We have a asp.net web handler that we use to process web survey submissions. We have been using log4net for debug and error logging for awhile now and recently have been having some severe performance issues with it.

When we profiled the code we found that the initialization of the Logging component was spending a fair amount of time reading in the XML configuration. We were initializing the component on each page request but it didn't need to be. We figured we could put it inside of an object that we get from Cache and share it accross multiple requests. 
public static ConfigurationManager GetInstance(Cache webCache, string configPath) {
    ConfigurationManager configManager = (ConfigurationManager) webCache[CACHE_KEY];
    if (configManager == null) {
        // Create a new manager from the stored config information.

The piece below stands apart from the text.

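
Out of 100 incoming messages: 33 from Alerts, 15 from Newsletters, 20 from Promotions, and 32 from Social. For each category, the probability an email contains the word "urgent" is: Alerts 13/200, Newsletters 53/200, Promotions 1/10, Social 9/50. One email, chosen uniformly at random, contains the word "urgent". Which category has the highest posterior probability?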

        configManager = new ConfigurationManager(configPath);
    }
    return configManager;
}

Sure enough that worked but there were still times when under heavy load it was taking longer than expected to load. One of the team members found a article which helped identify the next problem, too many requests trying to initialize the ConfigurationManager at the same time. Time to apply some locking:
private static readonly object locker = new object();
public static ConfigurationManager GetInstance(Cache webCache, string configPath) {
    ConfigurationManager configManager = (ConfigurationManager) webCache[CACHE_KEY];
    if (configManager == null) {
        lock(locker) {
            ConfigurationManager configManager = (ConfigurationManager) webCache[CACHE_KEY];
            if (configManager == null) {
                // Create a new manager from the stored config information.

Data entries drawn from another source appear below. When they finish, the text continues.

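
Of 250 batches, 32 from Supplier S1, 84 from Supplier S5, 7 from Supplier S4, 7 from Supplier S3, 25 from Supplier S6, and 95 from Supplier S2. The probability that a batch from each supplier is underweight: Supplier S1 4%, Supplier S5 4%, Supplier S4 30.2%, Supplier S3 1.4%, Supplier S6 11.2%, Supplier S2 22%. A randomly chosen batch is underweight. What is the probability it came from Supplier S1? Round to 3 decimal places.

Prior × likelihood for each hypothesis:
  Supplier S1: 0.128 × 0.04 = 0.00512
  Supplier S5: 0.336 × 0.04 = 0.01344
  Supplier S4: 0.028 × 0.302 = 0.008456
  Supplier S3: 0.028 × 0.014 = 0.000392
  Supplier S6: 0.1 × 0.112 = 0.0112
  Supplier S2: 0.38 × 0.22 = 0.0836
Sum = 0.122208.
P(Supplier S1 | evidence) = 0.00512 / 0.122208 ≈ 0.042.

0.042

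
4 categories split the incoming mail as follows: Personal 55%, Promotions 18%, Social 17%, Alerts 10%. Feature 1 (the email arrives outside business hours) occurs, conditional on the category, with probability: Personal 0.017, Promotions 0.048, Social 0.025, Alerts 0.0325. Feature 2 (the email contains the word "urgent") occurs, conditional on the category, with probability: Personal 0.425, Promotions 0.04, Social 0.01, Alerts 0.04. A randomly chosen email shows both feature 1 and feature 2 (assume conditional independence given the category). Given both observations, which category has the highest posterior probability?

Personal

Prior × likelihood for each hypothesis:
  Personal: 0.55 × 0.017 × 0.425 = 0.00397375
  Promotions: 0.18 × 0.048 × 0.04 = 0.0003456
  Social: 0.17 × 0.025 × 0.01 = 0.0000425
  Alerts: 0.1 × 0.0325 × 0.04 = 0.00013
Total = 0.00449185.
Largest term belongs to Personal, so Personal is most probable.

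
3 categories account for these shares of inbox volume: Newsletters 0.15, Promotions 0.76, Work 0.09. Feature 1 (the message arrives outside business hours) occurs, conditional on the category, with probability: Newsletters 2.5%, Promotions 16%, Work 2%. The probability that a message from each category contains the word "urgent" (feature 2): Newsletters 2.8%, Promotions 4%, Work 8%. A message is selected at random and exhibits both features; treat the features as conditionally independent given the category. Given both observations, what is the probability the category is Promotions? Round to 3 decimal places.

Prior × likelihood for each hypothesis:
  Newsletters: 0.15 × 0.025 × 0.028 = 0.000105
  Promotions: 0.76 × 0.16 × 0.04 = 0.004864
  Work: 0.09 × 0.02 × 0.08 = 0.000144
Total = 0.005113.
P(Promotions | evidence) = 0.004864 / 0.005113 ≈ 0.951.

0.951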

                configManager = new ConfigurationManager(configPath);
            }
        }
    }
    return configManager;
}

That's better but still one more thing we need to ensure. We are using a RollingFileAppender to log errors to a single log file. By default the FileAppender and RollingFileAppender establish exclusive locks on the output file when they are created. They also support another locking model call MinimalLock which only locks the file when its being written to. In a web scenario you should almost never use the default exclusive lock especially if the log compoent is being cached for multiple requests.